Actor Dwayne Johnson in a promo photo for the action movie “Skyscraper,” parts of which were filmed at Surrey City Hall Plaza last fall. The movie opens in theatres on Friday, July 13.

Actor Dwayne Johnson in a promo photo for the action movie “Skyscraper,” parts of which were filmed at Surrey City Hall Plaza last fall. The movie opens in theatres on Friday, July 13.

Reviews are in for Surrey-shot ‘Skyscraper’ action movie opening Friday

City’s film liaison recalls four days of filming at city hall last fall, with Dwayne Johnson on set

One of the most high-profile movies ever filmed in Surrey is set to open in theatres across North America this Friday (July 13).
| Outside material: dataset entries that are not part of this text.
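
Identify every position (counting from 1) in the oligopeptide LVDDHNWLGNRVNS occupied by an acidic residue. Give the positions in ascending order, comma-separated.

3, 4

Aspartate (D) and glutamate (E) have carboxylic-acid side chains and are the acidic amino acids.
Matching residues: D3, D4.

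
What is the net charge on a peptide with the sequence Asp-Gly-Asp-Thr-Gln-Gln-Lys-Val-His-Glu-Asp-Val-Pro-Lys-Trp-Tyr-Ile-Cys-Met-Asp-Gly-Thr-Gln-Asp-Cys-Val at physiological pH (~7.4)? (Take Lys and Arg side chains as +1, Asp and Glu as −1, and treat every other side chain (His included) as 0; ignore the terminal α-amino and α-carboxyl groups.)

Positive (K, R): Lys7, Lys14 → +2.
Negative (D, E): Asp1, Asp3, Glu10, Asp11, Asp20, Asp24 → −6.
Net charge = (+2) + (−6) = −4.

-4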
Scenes for the action flick Skyscraper, starring Dwayne Johnson, were filmed at Surrey City Hall Plaza last fall.

James Monk, who works as the City of Surrey’s film liaison, is keen to see how Surrey looks on the big screen.

“I haven’t seen it yet, but the production did call to remind me it’s coming out this Friday, just because we worked so closely with the production that it felt like we were a part of that journey they were on here,” Monk said Tuesday.
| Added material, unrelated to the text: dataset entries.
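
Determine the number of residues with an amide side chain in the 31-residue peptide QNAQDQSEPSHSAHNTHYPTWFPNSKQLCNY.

8

Only N (asparagine) and Q (glutamine) carry a side-chain carboxamide.
Matching residues: Q1, N2, Q4, Q6, N15, N24, Q27, N30.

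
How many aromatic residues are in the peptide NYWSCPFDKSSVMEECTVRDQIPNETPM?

3

The aromatic amino acids are Phe (F, benzyl), Trp (W, indole), and Tyr (Y, phenol).
Matching residues: Y2, W3, F7.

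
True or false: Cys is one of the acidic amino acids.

False

Aspartate (D) and glutamate (E) have carboxylic-acid side chains and are the acidic amino acids.
Cysteine is not in this group.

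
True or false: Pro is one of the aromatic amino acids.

F, W, and Y each carry an aromatic ring on the side chain.
Proline is not in this group.

False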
The Skyscraper crew filmed in Surrey for a total of four days — on Oct. 14 and 15 and then again on Nov. 6 and 7.

“They had five days of setup, quite extensive, the first time there — a big build that took five days to construct everything they needed,” Monk recalled.
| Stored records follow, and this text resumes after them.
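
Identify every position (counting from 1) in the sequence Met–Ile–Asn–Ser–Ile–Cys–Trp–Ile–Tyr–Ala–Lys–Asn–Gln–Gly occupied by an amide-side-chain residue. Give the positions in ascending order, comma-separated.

Only N (asparagine) and Q (glutamine) carry a side-chain carboxamide.
Matching residues: Asn3, Asn12, Gln13.

3, 12, 13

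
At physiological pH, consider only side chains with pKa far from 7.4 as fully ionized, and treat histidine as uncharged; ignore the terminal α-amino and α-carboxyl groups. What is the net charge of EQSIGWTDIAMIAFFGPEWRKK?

0

Near pH 7.4, K and R contribute +1 each, D and E contribute −1 each, and every other side chain (His included, as stated) is uncharged.
Positive (K, R): R20, K21, K22 → +3.
Negative (D, E): E1, D8, E18 → −3.
Net charge = (+3) + (−3) = 0.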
“They had somewhere around 500 background (extras) on the plaza and they were filming a shot that I believe was toward the end of their script, and that included a helicopter used to land and take off several times,” he explained.

“To get to that point took several weeks of work and necessary approvals from Transport Canada, as an example of one. Dwayne Johnson was on site – not the whole time they were filming but it was at least one day of filming. They probably wanted to get his lines done in a day and then focus on other things, is my guess.”

Afterward, in a video posted on social media, Johnson gave his thanks to Mayor Linda Hepner and the City of Surrey after staff put a giant “we love DJ” sign in their city hall office.

In the Die Hard-like movie, Johnson plays a security consultant forced to rescue his family from a 240-storey building set on fire by terrorists in search of a computer flash drive hidden in an apartment.

An official trailer for the film was released in February.

In Monk’s estimation, Skyscraper is “up there as a contender for the number-one spot, for the largest feature film we’ve had in Surrey,” he noted. “But in saying that, we’ve had other big feature films — Twilight, for example, had filmed in Surrey quite extensively. I don’t know what the comparables are there… We also had Deadpool 1 and 2 filmed in the City of Surrey.”

• RELATED: VIDEO: ‘The Rock’ and Neve Campbell shown on ‘Skyscraper’ film set in Surrey.

Pre-release reviews of Skyscraper are starting to trickle in, and at least two aren’t very kind.

On the variety.comwebsite, reviewer Peter Debruge wrote this: “Ridiculous is the name of the game in Skyscraper, an eye-rolling action movie delivered with a straight face by Dodgeball: An Underdog Story director Rawson Marshall Thurber, who recognizes that no one wants to watch a realistic rescue story (‘Cat Saved From Tree,’ say, or ‘Backdraft’) when they can have ‘The Rock’s Wife and Kids Nearly Burned to a Crisp in Blazing Building.’”

“On the scale that ranges from implausibly entertaining to entertainingly implausible,” he continued, “Skyscraper comfortably falls toward the compulsively over-the-top end, generating thrills by straining credibility at every turn, relying on Johnson’s invaluable ability to engage the audience while defying physics, common sense, and the sheer limits of human stamina.”

A review at hollywoodreporter.com says the bottom line with Skyscraper is, “Check your brain at the door.”

Meanwhile, Monk said the City of Surrey has issued 122 permits for filming so far this year, which he called “a staggering number.

“We could potentially surpass last year, and last year was a record year for us in terms of the number of permits we issued. Of that 122 this year, close to eight per cent of those permits were for feature films in Surrey (and) 61.5 per cent of permits were for TV series.”